В условленный вечер - звонок в дверь. Открывать пошел Юра, который тут же позвал меня: "Иди, там толпа!" Действительно, на площадке стояло человек десять. Потом оказалось, что пришла не только целая группа, но кое-кто привел своих бывших одноклассников по известной Вам 57-й школе. Если мы не сохраним себя, то не сохраним и эту молодежь.
Вас ужасно не хватает. Дала ребятам читать Ваши старые работы.
4 ноября 1991
Дорогой Андрей,
нахожусь в раздумье: писать правду - значит говорить о том, что в моих письмах иностранным адресатам я объединяю под рубрикой "наши советские ужасы". Не писать о них - значит делать вид. Зачем Вам тогда мои письма?
Наша жизнь становится все более похожей на ту, о которой я сейчас читаю в дневниках Чуковского за 20-е годы. На улице мороз, но у нас не топят. Перебои с хлебом, потому что едят его много больше. Юра как участник обороны Москвы получил какие-то льготы, но они не избавляют его от стояния в очередях на морозе. Для меня сама мысль об этих льготах мучительна: как подумаю, что они получены за то, что безоружные десятиклассники рыли окопы под Вязьмой. (Кстати, рассказывала ли я Вам, что Юра был там с Женей, сыном Пастернака, и Витей, сыном Авербаха и внуком Бонч-Бруевича? Замечательная компания!)
Чувство братства и победы (получили ли Вы посланное мной потрясающее фото Сварцевича из "Литературки"?) - это всегда вспышка, а Гаврошу место только на баррикадах и нигде более. Мое же место, надо думать, за письменным столом. Ну, если голова не пуста, то и кухонный сойдет: там теплее. Неужели после всего, что я видела, я дам себя так примитивно согнуть?
А вот что семинар я закрыла - это было правильно. Судите сами: В. - на семестр в Париже, A. З. - на год в Бордо, К. - в Италии, М. - в Гамбурге, Г. тоже на семестр где-то в Новой Англии, К. П. - в Финляндии. Остальные зарабатывают, чем могут.
Сборник, который я с 1982 года регулярно - и фактически бесцензурно издавала, печатая там всю перечисленную выше команду (да и Вас, милый друг!), теперь, увы, не издашь: не те цены на бумагу и типографию. Вот с этим действительно трудно смириться. До сих пор получаю запросы из библиотек разных стран с просьбой выслать. Самое любопытное - как они об этом издании узнают: тираж 400 экземпляров не давал основания для включения в списки, публикуемые "Книжным обозрением". Т. е. по прежним меркам такой тираж эквивалент знаменитой строки Галича ""Эрика"" берет четыре копии". А запросы я получала даже из города Лейдена!

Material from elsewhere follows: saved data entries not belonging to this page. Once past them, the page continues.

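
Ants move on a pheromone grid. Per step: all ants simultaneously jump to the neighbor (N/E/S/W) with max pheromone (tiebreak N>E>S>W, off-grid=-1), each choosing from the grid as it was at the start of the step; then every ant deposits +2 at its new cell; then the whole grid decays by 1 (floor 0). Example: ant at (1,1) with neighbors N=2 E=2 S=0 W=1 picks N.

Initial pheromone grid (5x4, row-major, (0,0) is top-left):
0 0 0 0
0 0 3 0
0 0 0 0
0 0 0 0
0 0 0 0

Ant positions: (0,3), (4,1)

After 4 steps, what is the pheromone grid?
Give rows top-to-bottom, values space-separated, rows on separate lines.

After step 1: ants at (1,3),(3,1)
  0 0 0 0
  0 0 2 1
  0 0 0 0
  0 1 0 0
  0 0 0 0
After step 2: ants at (1,2),(2,1)
  0 0 0 0
  0 0 3 0
  0 1 0 0
  0 0 0 0
  0 0 0 0
After step 3: ants at (0,2),(1,1)
  0 0 1 0
  0 1 2 0
  0 0 0 0
  0 0 0 0
  0 0 0 0
After step 4: ants at (1,2),(1,2)
  0 0 0 0
  0 0 5 0
  0 0 0 0
  0 0 0 0
  0 0 0 0

0 0 0 0
0 0 5 0
0 0 0 0
0 0 0 0
0 0 0 0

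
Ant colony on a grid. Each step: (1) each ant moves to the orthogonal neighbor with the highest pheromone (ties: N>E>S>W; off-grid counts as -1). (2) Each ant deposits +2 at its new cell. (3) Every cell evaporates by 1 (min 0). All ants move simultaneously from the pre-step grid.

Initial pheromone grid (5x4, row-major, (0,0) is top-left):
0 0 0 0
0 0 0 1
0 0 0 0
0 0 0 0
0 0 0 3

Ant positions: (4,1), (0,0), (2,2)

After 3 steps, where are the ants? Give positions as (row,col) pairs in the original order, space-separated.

Step 1: ant0:(4,1)->N->(3,1) | ant1:(0,0)->E->(0,1) | ant2:(2,2)->N->(1,2)
  grid max=2 at (4,3)
Step 2: ant0:(3,1)->N->(2,1) | ant1:(0,1)->E->(0,2) | ant2:(1,2)->N->(0,2)
  grid max=3 at (0,2)
Step 3: ant0:(2,1)->N->(1,1) | ant1:(0,2)->E->(0,3) | ant2:(0,2)->E->(0,3)
  grid max=3 at (0,3)

(1,1) (0,3) (0,3)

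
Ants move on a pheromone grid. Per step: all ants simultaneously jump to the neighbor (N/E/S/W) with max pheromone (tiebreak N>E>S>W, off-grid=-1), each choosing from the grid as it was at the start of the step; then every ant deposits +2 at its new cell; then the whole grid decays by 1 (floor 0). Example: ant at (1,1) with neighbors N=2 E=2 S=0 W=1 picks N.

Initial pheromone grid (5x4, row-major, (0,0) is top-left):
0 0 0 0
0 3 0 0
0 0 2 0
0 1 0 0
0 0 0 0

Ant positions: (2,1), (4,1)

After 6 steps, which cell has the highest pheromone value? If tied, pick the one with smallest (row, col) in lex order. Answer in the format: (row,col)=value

Answer: (1,1)=7

Derivation:
Step 1: ant0:(2,1)->N->(1,1) | ant1:(4,1)->N->(3,1)
  grid max=4 at (1,1)
Step 2: ant0:(1,1)->N->(0,1) | ant1:(3,1)->N->(2,1)
  grid max=3 at (1,1)
Step 3: ant0:(0,1)->S->(1,1) | ant1:(2,1)->N->(1,1)
  grid max=6 at (1,1)
Step 4: ant0:(1,1)->N->(0,1) | ant1:(1,1)->N->(0,1)
  grid max=5 at (1,1)
Step 5: ant0:(0,1)->S->(1,1) | ant1:(0,1)->S->(1,1)
  grid max=8 at (1,1)
Step 6: ant0:(1,1)->N->(0,1) | ant1:(1,1)->N->(0,1)
  grid max=7 at (1,1)
Final grid:
  0 5 0 0
  0 7 0 0
  0 0 0 0
  0 0 0 0
  0 0 0 0
Max pheromone 7 at (1,1)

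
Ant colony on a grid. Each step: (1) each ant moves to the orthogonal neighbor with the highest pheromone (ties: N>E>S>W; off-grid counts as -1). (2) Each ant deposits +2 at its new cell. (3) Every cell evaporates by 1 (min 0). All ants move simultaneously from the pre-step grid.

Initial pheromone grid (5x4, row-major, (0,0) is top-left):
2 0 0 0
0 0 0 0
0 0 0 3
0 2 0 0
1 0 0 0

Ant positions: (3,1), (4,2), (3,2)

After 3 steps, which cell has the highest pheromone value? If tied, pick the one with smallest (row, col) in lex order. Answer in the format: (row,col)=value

Step 1: ant0:(3,1)->N->(2,1) | ant1:(4,2)->N->(3,2) | ant2:(3,2)->W->(3,1)
  grid max=3 at (3,1)
Step 2: ant0:(2,1)->S->(3,1) | ant1:(3,2)->W->(3,1) | ant2:(3,1)->N->(2,1)
  grid max=6 at (3,1)
Step 3: ant0:(3,1)->N->(2,1) | ant1:(3,1)->N->(2,1) | ant2:(2,1)->S->(3,1)
  grid max=7 at (3,1)
Final grid:
  0 0 0 0
  0 0 0 0
  0 5 0 0
  0 7 0 0
  0 0 0 0
Max pheromone 7 at (3,1)

Answer: (3,1)=7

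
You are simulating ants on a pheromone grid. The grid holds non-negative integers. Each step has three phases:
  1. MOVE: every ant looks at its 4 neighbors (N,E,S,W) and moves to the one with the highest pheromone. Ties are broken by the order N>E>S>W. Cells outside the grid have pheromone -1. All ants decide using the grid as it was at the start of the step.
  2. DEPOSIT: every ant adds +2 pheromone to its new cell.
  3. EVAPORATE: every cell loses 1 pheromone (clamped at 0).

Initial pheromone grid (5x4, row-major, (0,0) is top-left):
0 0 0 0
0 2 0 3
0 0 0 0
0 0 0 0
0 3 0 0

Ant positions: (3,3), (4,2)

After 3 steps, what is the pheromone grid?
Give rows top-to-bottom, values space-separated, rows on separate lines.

After step 1: ants at (2,3),(4,1)
  0 0 0 0
  0 1 0 2
  0 0 0 1
  0 0 0 0
  0 4 0 0
After step 2: ants at (1,3),(3,1)
  0 0 0 0
  0 0 0 3
  0 0 0 0
  0 1 0 0
  0 3 0 0
After step 3: ants at (0,3),(4,1)
  0 0 0 1
  0 0 0 2
  0 0 0 0
  0 0 0 0
  0 4 0 0

0 0 0 1
0 0 0 2
0 0 0 0
0 0 0 0
0 4 0 0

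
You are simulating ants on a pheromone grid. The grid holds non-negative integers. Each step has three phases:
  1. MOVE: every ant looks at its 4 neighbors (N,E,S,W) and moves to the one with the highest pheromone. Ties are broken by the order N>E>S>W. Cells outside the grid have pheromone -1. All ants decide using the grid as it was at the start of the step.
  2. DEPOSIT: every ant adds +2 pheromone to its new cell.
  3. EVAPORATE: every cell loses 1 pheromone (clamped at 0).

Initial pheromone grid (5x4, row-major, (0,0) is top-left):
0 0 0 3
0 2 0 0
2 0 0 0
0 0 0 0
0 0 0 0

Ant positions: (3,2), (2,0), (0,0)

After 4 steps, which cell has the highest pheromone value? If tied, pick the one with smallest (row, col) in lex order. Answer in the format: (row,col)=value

Answer: (1,1)=8

Derivation:
Step 1: ant0:(3,2)->N->(2,2) | ant1:(2,0)->N->(1,0) | ant2:(0,0)->E->(0,1)
  grid max=2 at (0,3)
Step 2: ant0:(2,2)->N->(1,2) | ant1:(1,0)->E->(1,1) | ant2:(0,1)->S->(1,1)
  grid max=4 at (1,1)
Step 3: ant0:(1,2)->W->(1,1) | ant1:(1,1)->E->(1,2) | ant2:(1,1)->E->(1,2)
  grid max=5 at (1,1)
Step 4: ant0:(1,1)->E->(1,2) | ant1:(1,2)->W->(1,1) | ant2:(1,2)->W->(1,1)
  grid max=8 at (1,1)
Final grid:
  0 0 0 0
  0 8 5 0
  0 0 0 0
  0 0 0 0
  0 0 0 0
Max pheromone 8 at (1,1)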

Мою недавнюю книгу желает опубликовать в переводе одно американское издательство. В Москве тоже есть предложения кое-что написать, и это для меня много важнее: американцы, как я убедилась, читают друг друга или не читают вовсе.
И все же обратный ход история иметь не может. Теперь ясно, что рейхстаг уже сгорел.
26 декабря 1991
Дорогой Андрей,
огромное спасибо за альбом Бердслея - надо же, он пришел аккурат в сочельник! Вчера мы выпили уже не только за Вас, но еще и за Вадима, а также за всех, кого мы любим и кто далеко...
Все явились "во фраках"; я, несмотря на холод, облачилась в известное Вам вечернее платье. Юра каким-то чудом купил отличную елку, под которую сложили подарки. Саша Полторацкий на правах самого давнего моего друга подарил мне две банки яблочного повидла и коробку от геркулеса, наполненную вермишелью. Шрейдера облагодетельствовали какие-то чужеземные коллеги, поэтому он притащил немецкий клубничный джем и плитку шоколада. Что касается Марка, то он, как художник, зависит лишь от вдохновения. Оно его, несомненно, посетило, потому что я получила в подарок замечательную работу "Рождество", которую сегодня повесила. Кроме того, мне подарили книгу, о которой я мечтала и которую так безуспешно искала для Вас, - "Человек за письменным столом" Лидии Гинзбург. А я - такое везение! - купила в подарок Юре собрание сочинений Трифонова: не иначе, как кто-то из писательского дома принес в соседний букинистический, потому что я этого издания даже и не видела никогда.
Будущее Академии не более ясно, чем будущее СНГ. Роднит их пока то, что у обоих монстров нет бюджета. После большого перерыва наконец открылась Ленинка. Между прочим, из читальных залов - включая профессорский - раскрали все лампочки. А. специально пришел в справочный зал днем - и вернулся домой: там даже верхнюю люстру слегка "раздели". Более важно, вероятно, написать о том, что практически ликвидировали спецхран - так что желающие могут читать хоть Троцкого, хоть Бухарина. Но мне почему-то не хочется.
Вообще читаю по-прежнему много, но я неожиданно заметила, что почти не открываю стихи и совсем не слушаю дома музыку. А ведь всю жизнь, с утра садясь за стол, я включала проигрыватель. Даже в самые тяжелые времена.
Еще раз спасибо за Бердслея! Пишите!
P. S. Подумать только, что перестройка длится уже дольше войны, если даже считать с 1987 года!
3 февраля 1992
Дорогой Андрей,
спасибо за письмо, где Вы комментируете мою статью. В основе ее доклад, сделанный несколько лет назад, когда публичный разговор о том, что наша идеология сделала с такой не самой идеологизированной наукой, как языкознание, был очень важен. Сейчас впервые у меня возникает проблема адресата - я вне научной моды и вне политического трепа. Впрочем, когда пишешь, об этом не думаешь, так что я упрямо продолжаю переводить на английский свою - точнее, нашу с А. книгу. Добрую половину мы сделали заново, потому что внутренне многое уже как-то отжило, да и читатель в Америке другой.
Диссиденты, пересев в руководящие кресла, остались собой к плане неорганизованности и необязательности. А поскольку мой работодатель - из этого круга, то хоть платит он мне за мою квалификацию, большая нагрузка превращается в бессмысленную нервотрепку. Зато у него кабинет на Старой площади и машина с водителем. При том, что мало кто вокруг остался собой, внезапно возвысившиеся - это вовсе особь статья.
Если и в прочих тамошних кабинетах дела обстоят сходным образом, я нам не завидую. Не моей группе из 10 человек, а всем нам вообще.
И вот как-то так складывается, что некоторое время работаешь, пока не свалишься, и вроде бы забываешься, а как выйдешь на улицу, чувствуешь, что доминанта - это обвал. Вы можете себе представить, что вся Тверская - это большая толкучка? Что около Зоопарка я видела на улице огромных крыс? Жизнь многих моих друзей стала походить на то, что бывает в семье с недоношенным грудным ребенком, когда каждый день - это прежде всего борьба за его физиологическое выживание, поэтому прочее - на заднем плане.